Fictional representative of influential financial analysts and commentators in Asia's growing markets.

The Touchstone Non-US Equity Fund experienced a challenging first quarter in 2026, failing to meet the performance of its benchmark, the MSCI ACWI ex-U.S. Index. This period was marked by both strategic successes and notable setbacks within the fund's holdings. Samsung Electronics emerged as a strong performer, benefiting from increased demand for memory and improved pricing power, particularly in its semiconductor divisions, driven by data center needs. Conversely, Nintendo's stock saw a downturn, attributed to the strong console launch cycle concluding and concerns over escalating memory prices, alongside a temporary lull in new game releases. In a significant portfolio adjustment, the fund initiated an investment in Ferrari N.V., foreseeing superior delivery numbers and profitability into 2026, with potential for enhanced earnings in 2027. Simultaneously, the fund liquidated its position in Novo Nordisk, citing reservations about the competitive efficacy of its weight loss medications.

A critical analysis of the fund's first quarter performance reveals a complex interplay of market dynamics and strategic portfolio adjustments. The outperformance of Samsung Electronics underscored the robust demand in the memory sector, with data center expansion fueling a need for advanced semiconductor solutions. This trend translated into favorable pricing and increased revenues for Samsung, contributing positively to the fund's holdings. However, the underperformance of Nintendo highlights the cyclical nature of the gaming industry, where product launch timelines and component costs can significantly influence stock valuations. The fund's decision to exit Novo Nordisk was rooted in a careful evaluation of the pharmaceutical landscape, particularly the intense competition in the weight loss drug market. This move reflected a proactive stance to mitigate risks associated with potential competitive disadvantages. The inclusion of Ferrari N.V. signifies a long-term strategic bet on companies with strong brand equity and a history of consistent financial growth, aligning with the fund's objective of identifying quality compounders.

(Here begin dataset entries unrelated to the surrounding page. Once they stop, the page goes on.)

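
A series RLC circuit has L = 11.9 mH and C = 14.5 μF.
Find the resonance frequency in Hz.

Step 1 — Resonance condition Im(Z)=0 gives ω₀ = 1/√(LC).
Step 2 — ω₀ = 1/√(0.0119·1.45e-05) = 2407 rad/s.
Step 3 — f₀ = ω₀/(2π) = 383.1 Hz.

f₀ = 383.1 Hz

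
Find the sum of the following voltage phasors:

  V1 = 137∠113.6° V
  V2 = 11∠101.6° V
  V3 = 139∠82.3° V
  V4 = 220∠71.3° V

Step 1 — Convert each phasor to rectangular form:
  V1 = 137·(cos(113.6°) + j·sin(113.6°)) = -54.85 + j125.5 V
  V2 = 11·(cos(101.6°) + j·sin(101.6°)) = -2.212 + j10.78 V
  V3 = 139·(cos(82.3°) + j·sin(82.3°)) = 18.62 + j137.7 V
  V4 = 220·(cos(71.3°) + j·sin(71.3°)) = 70.53 + j208.4 V
Step 2 — Sum components: V_total = 32.1 + j482.4 V.
Step 3 — Convert to polar: |V_total| = 483.5 V, ∠V_total = 86.2°.

V_total = 483.5∠86.2° V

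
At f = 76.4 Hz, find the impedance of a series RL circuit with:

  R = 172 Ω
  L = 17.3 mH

Step 1 — Angular frequency: ω = 2π·f = 2π·76.4 = 480 rad/s.
Step 2 — Component impedances:
  R: Z = R = 172 Ω
  L: Z = jωL = j·480·0.0173 = 0 + j8.305 Ω
Step 3 — Series combination: Z_total = R + L = 172 + j8.305 Ω = 172.2∠2.8° Ω.

Z = 172 + j8.305 Ω = 172.2∠2.8° Ω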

The fund's investment philosophy emphasizes a bottom-up security analysis, integrating fundamental and sector-specific research to pinpoint businesses demonstrating high or improving returns. This methodical approach guides decisions regarding portfolio construction and rebalancing in response to evolving market conditions. The initiation of a position in Ferrari exemplifies this strategy, focusing on companies with tangible growth prospects and a track record of resilient performance. Such investments are carefully vetted to ensure they align with the fund's long-term capital growth objectives. The divestment from Novo Nordisk, on the other hand, illustrates the fund's commitment to continuously assess the competitive landscape and adjust holdings when a company's prospects appear less favorable compared to industry peers. These strategic maneuvers are crucial for navigating the complexities of non-U.S. equity markets and optimizing returns for investors.

Looking ahead, the fund remains focused on identifying and investing in non-U.S. companies that offer promising long-term capital appreciation. The insights gained from the first quarter's performance will inform future investment decisions, particularly regarding sector allocations and individual stock selections. The fund's managers will continue to monitor global economic trends, technological advancements, and competitive dynamics to proactively position the portfolio for success. Emphasizing adaptability and rigorous research, the fund aims to capitalize on emerging opportunities while mitigating potential risks in the international equity landscape, ensuring a resilient and growth-oriented investment strategy.